Oui, mais c’est paradoxal : prenez un chalutier, sur lequel les hommes sortent une semaine en général. Les bannettes (utilisées pour se reposer) sont à moins de 80 centimètres les unes des autres. La table pour manger fait 2×1 m. C’est dire s’il y a de la promiscuité. Mais malgré l’impossibilité de respecter les conditions sanitaires recommandées, et parce que nous appartenons à la chaîne d’approvisionnement alimentaire, l’État a demandé que nous continuions à travailler. Ça pose quelques problèmes d’ordre moral, quelques cas de conscience.

Que font alors les marins ?

Il existe plusieurs cas de figure. Certains sont tiraillés entre le besoin de faire vivre leur famille et la peur, légitime, d’être infectés. Les patrons craignent, eux, la « faute inexcusable » qui consisterait à rendre malades leurs salariés, en ayant pourtant mis en place tout ce qui est possible pour limiter la promiscuité. Ça, c’est au niveau individuel. Mais au niveau des entreprises, la situation est aussi compliquée : en effet, vous sortez un bateau en fonction de la demande. Ce n’est pas un scoop de dire qu’avec les fermetures de restaurants, d’écoles… cette dernière s’est écroulée. Au début de la crise, on a constaté une baisse de 60 à 80 % des volumes, des stocks de poissons pêchés. Par conséquent, sur le quartier de Boulogne-sur-Mer, près des deux tiers des bateaux ne sortent plus. Et la situation n’est pas près de s’améliorer puisque le déconfinement va être progressif et que la vie « sociale » incluant les restaurants ne reprendra pas avant juillet. C’est dire si les marins ont besoin d’être épaulés, comme tous les autres salariés, financièrement.

C’est pourquoi vous êtes si mobilisés depuis un mois…

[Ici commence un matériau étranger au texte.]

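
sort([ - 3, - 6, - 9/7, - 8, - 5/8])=[  -  8, - 6, - 3, - 9/7, - 5/8]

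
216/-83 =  - 216/83=- 2.60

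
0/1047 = 0 = 0.00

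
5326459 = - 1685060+7011519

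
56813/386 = 56813/386=147.18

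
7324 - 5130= 2194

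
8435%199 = 77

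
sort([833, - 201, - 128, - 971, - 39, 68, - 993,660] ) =[ - 993, - 971, - 201, - 128,-39, 68,660,833 ]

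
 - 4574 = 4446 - 9020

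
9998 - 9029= 969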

En effet, nous, les OS, sommes extrêmement impliquées sur le sujet depuis un mois, pour faire changer les choses. Et ça va dans le bon sens puisque le conseil des ministres vient d’entériner l’ordonnance qui modifie la situation des marins (interview réalisée le 15/04 NDlR). Pour vous dire l’urgence de la situation : tous les syndicats ont mis leur ego de côté pour que les choses avancent vite ! (rires) Nous avons tous fait des efforts exceptionnels qui accouchent de mesures plus justes pour cette profession, et d’une base sur laquelle travailler au niveau de la branche. À la CFTC, nous appuyons aussi l’assouplissement des aides européennes pour les entreprises, afin que ces dernières, à la fin de la crise sanitaire, puissent continuer d’exister.